Photo courtesy of Steve Ingle

Justin Ingle was always one to smile and crack jokes spontaneously. While his father shopped inside Wal-Mart, the 12-year-old boy often walked around the store with a video camera and took selfies with strangers.

“The looks on their faces were like, ‘What is this kid doing?’” his father, Steve Ingle, told msnbc. He said his son sometimes borrowed his classmates’ cellphones to take pictures of himself, and then left the images on their devices as mementos. Always hoping to brighten people’s days, Justin managed to influence his fellow students to join him in fits of laughter during class. 

Justin, who at the beginning of August began sixth grade in his hometown of McAlester, Oklahoma, aspired to hold many different careers, including one as a rapper and another as a member of the U.S. Armed Forces, influenced by his older brother. Whichever profession he chose, though, he was set on receiving a higher education.

When Justin couldn’t manage a task on his own, he turned to YouTube to research and learn from other users. His interests changed each year, his father said, noting his son’s previous enthusiasm for bicycles and motorcycles. Skateboarding was his newest hobby, and he created a team with his friends, titled “Stoked Skater.” He performed tricks and filmed himself attempting the maneuvers.

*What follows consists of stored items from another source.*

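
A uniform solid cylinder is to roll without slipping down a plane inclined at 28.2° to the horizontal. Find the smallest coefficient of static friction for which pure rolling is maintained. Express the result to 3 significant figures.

With I = (1/2)MR², the ratio k = I/(MR²) is 0.5.
Along the incline Mg sinθ − f = Ma, and torque about the center fR = Iα = kMR²(a/R) gives f = kMa.
These give a = g sinθ/(1+k) and the required friction f = kMg sinθ/(1+k).
With N = Mg cosθ, the no-slip condition f ≤ μN gives μ_min = f/N = k tanθ/(1+k).
μ_min = 0.5 × tan28.2° / 1.5 ≈ 0.179.

μ_min ≈ 0.179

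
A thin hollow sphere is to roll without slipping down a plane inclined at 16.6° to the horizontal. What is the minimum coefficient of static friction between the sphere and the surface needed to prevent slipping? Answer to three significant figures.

The moment of inertia is (2/3)MR², giving k ≡ I/(MR²) = 2/3.
Along the incline Mg sinθ − f = Ma, and torque about the center fR = Iα = kMR²(a/R) gives f = kMa.
These give a = g sinθ/(1+k) and the required friction f = kMg sinθ/(1+k).
The normal force is N = Mg cosθ, so μ_min = f/N = k tanθ/(1+k).
μ_min = (2/3) × tan16.6° / 1.667 ≈ 0.119.

μ_min ≈ 0.119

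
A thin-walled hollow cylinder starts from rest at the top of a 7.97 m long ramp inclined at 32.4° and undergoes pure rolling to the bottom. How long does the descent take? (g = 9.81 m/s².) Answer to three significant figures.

t ≈ 2.46 s

Here I = MR², so the shape factor k = I/(MR²) = 1.
Translational: Mg sinθ − f = Ma. Rotational about the CM: fR = Iα = kMRa, so f = kMa.
Hence a = g sinθ/(1+k) = 9.81×sin32.4°/2 = 2.628 m/s².
With constant a from rest, t = √(2L/a) = √(2·7.97/2.628) ≈ 2.46 s.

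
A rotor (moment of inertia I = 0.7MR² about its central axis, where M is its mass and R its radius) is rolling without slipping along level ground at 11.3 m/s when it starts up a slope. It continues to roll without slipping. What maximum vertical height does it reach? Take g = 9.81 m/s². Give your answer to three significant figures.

h ≈ 11.1 m

For this body I = 0.7MR², i.e. k = I/(MR²) = 0.7.
Pure rolling means v = ωR; then KE = ½Mv² + ½I(v/R)² = ½(1+k)Mv² = (17/20)Mv².
All of this converts to potential energy at the highest point: (17/20)Mv₀² = Mgh.
Thus h = (1+k)v₀²/(2g) = 1.7 × 11.3² / (2 × 9.81) ≈ 11.1 m.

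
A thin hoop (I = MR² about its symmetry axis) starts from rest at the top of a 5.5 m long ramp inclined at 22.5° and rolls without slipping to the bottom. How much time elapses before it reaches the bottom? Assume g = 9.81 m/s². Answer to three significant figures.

With I = MR², the ratio k = I/(MR²) is 1.
Translational: Mg sinθ − f = Ma. Rotational about the CM: fR = Iα = kMRa, so f = kMa.
Hence a = g sinθ/(1+k) = 9.81×sin22.5°/2 = 1.877 m/s².
Starting from rest, L = ½at², so t = √(2L/a) = √(2×5.5/1.877) ≈ 2.42 s.

t ≈ 2.42 s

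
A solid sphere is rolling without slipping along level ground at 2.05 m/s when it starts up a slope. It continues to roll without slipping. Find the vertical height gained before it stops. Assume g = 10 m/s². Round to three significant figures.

For this body I = (2/5)MR², i.e. k = I/(MR²) = 0.4.
Pure rolling means v = ωR; then KE = ½Mv² + ½I(v/R)² = ½(1+k)Mv² = (7/10)Mv².
All of this converts to potential energy at the highest point: (7/10)Mv₀² = Mgh.
Thus h = (1+k)v₀²/(2g) = 1.4 × 2.05² / (2 × 10) ≈ 0.294 m.

h ≈ 0.294 m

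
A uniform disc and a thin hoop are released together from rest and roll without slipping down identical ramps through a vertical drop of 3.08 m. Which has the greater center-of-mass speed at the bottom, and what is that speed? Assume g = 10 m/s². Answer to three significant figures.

For rolling without slipping, Mgh = ½(1+k)Mv² where k = I/(MR²), so v = √(2gh/(1+k)).
Uniform disc: k = 0.5, giving v = √(2×10×3.08/1.5) = 6.408 m/s.
Thin hoop: k = 1, giving v = √(2×10×3.08/2) = 5.55 m/s.
The smaller k wins: the uniform disc, at ≈ 6.41 m/s.

the uniform disc, at v ≈ 6.41 m/s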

But even as an adolescent boy, Justin respected others and cared for younger children. His mother, Kristine Norris, could only recall one time she grew angry at him — when he ran into a parking lot. Aside from that one incident, she said, he was “above average on everything.”

His father said Justin stood out among his siblings because of his upbeat personality, adding, “He didn’t take everything so serious.”

Justin was shot with a pellet gun during a sleepover in McAlester on Aug. 15, 2014. He died in the hospital the next day.